The script generates three sets:

  1. A training set.
  2. A test-set of entries that are similar to the training a set.
  3. A test-set of entries that are dissimilar to the training set.

The error is the number of entries from each of the sets, that have been classified wrongly. That is; That have been classified as dissimilar to the training set when they were similar (for set 1 and 2), or that have been classifier as similar to the training set when they were dissimilar (set 3).

  • X_outliers: This is set 3.
  • n_error_train: The number of classification errors for the elements in the train-set (1).
  • n_error_test: The number of classification errors for the elements in the test-set (2).
  • n_error_outliers: The number of classification errors for the elements in the outlier-set (3).

Upvotes: 1

Soltius
Soltius

Reputation: 2263

Ok, so this is not really a Python question, more of a SVM comprehension question, but eh. A typical SVM is two-classed, and is an algorithm which is going to have two phases :

First, it will learn relationships between variables and attributes. For example, you show your algorithm tomato pictures and banana pictures, telling him each time if it's a banana or a tomato, and you tell him to count the number of red pixels in each picture. If you do it correctly, the SVM will be trained, meaning he will know that pictures with lots of red pixels are more likely to be tomatoes than bananas.

Then comes the predicting phase.
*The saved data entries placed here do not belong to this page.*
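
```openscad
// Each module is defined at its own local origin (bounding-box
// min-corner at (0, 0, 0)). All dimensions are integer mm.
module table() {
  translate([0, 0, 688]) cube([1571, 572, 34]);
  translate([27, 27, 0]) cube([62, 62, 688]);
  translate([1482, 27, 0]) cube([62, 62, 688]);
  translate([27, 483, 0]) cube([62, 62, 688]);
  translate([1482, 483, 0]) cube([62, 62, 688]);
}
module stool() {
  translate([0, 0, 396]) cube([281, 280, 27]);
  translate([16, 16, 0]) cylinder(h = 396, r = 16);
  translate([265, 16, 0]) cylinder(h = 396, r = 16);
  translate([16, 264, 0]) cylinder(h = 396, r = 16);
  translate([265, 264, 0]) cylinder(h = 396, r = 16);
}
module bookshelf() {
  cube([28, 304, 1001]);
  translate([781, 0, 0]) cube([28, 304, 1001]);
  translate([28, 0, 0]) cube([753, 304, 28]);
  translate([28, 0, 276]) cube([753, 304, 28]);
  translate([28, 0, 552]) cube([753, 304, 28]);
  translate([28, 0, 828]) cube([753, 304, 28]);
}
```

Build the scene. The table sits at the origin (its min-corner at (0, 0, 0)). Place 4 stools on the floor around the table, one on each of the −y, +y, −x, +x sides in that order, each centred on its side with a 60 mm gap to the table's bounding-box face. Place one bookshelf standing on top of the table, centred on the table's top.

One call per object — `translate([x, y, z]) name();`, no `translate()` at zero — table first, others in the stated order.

table();
translate([645, -340, 0]) stool();
translate([645, 632, 0]) stool();
translate([-341, 146, 0]) stool();
translate([1631, 146, 0]) stool();
translate([381, 134, 722]) bookshelf();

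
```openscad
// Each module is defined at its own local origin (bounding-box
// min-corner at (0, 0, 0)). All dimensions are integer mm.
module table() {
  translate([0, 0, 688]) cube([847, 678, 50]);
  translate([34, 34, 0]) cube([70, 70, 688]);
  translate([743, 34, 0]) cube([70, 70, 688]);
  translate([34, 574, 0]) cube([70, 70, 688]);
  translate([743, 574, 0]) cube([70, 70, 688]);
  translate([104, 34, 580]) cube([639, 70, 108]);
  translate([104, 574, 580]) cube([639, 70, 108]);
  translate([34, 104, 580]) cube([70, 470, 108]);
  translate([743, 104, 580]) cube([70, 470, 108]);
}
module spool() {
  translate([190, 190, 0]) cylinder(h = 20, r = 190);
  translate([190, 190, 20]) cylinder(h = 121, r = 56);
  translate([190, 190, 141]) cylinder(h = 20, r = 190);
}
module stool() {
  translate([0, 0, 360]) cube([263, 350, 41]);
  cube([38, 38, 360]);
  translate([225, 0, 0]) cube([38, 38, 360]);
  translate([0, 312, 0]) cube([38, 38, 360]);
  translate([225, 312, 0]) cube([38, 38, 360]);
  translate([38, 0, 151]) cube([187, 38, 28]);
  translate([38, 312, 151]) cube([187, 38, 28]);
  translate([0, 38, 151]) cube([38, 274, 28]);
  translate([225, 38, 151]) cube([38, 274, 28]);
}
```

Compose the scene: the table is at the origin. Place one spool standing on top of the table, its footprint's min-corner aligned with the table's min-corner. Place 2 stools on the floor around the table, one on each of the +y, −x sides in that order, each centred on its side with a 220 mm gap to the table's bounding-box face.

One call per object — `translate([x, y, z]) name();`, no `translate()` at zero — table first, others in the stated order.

table();
translate([0, 0, 738]) spool();
translate([292, 898, 0]) stool();
translate([-483, 164, 0]) stool();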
You show him a picture of a tomato or a banana without telling him which it is. And since he has been trained before, he will count the red pixels, and know which it is.

In your case of a one-class SVM, it's a bit simpler, basically the training phase is showing him a bunch of variables which are all supposed to be similar. You show him a bunch of tomato pictures telling him "these are tomatoes, everything else too different from these are not tomatoes".

The code you link to is a code to test the SVM's capability of learning. You start by creating variables X_train. Then you generate two other sets, X_test which is similar to X_train (tomato pictures) and X_outliers which is very different. (banana pictures)

Then you show him the X_train variables and tell your SVM "this is the kind of variables we're looking for" with the line clf.fit(X_train). This is equivalent in my example to showing him lots of tomato images, and the SVN learning what a "tomato" is.

And then you test your SVM's capability to sort new variables, by showing him your two other sets (X_test and X_outliers), and asking him whether he thinks they are similar to X_train or not. You ask him that with the predict fuction, and predict will yield for every element in the sets either "1" i.e. "yes this is a similar element to X_train", or "-1", i.e. "this element is very different".

In an ideal case, the SVM should yield only "1" for X_test and only "-1" for X_outliers. But this code is to show you that this is not always the case. The variables n_error_ are here to count the mistakes that the SVM makes, misclassifying X_test elements as "not similar to X_train and X_outliers elements as "similar to X_train". You can see that there are even errors when the SVM is asked to predict on the very set that is has been trained on ! (n_error_train)

Why are there such errors ? Welcome to machine learning. The main difficulty of SVMs is setting the training set such that it enables the SVM to learn efficiently to distinguish between classes. So you need to set carefully the number of images you show him, (and what he has to look out for in the images (in my example, it was the number of red pixels, in the code, it is the value of the variable), but that is a different question).

In the code, the bounded but random initialization of the X sets means that for example you could during on run train the SVM on an X_train set with lots of values between -0.3 and 0 even though they are randomly initialized between -0.3 and 0.3 (espcecially if you have few elements per set, say for example 5, and you get [-0.2 -0.1 0 -0.1 0.1]). And so, when you show the SVM an element with a value of 0.2, then he will have trouble associating it to X_train, because it will have learned that X_train elements are more likely to have negative values. This is equivalent to show your SVM a few yellow-ish tomatoes when you train him, so when you show him a really red tomato afterwards, it will have trouble clasifying it as a tomato.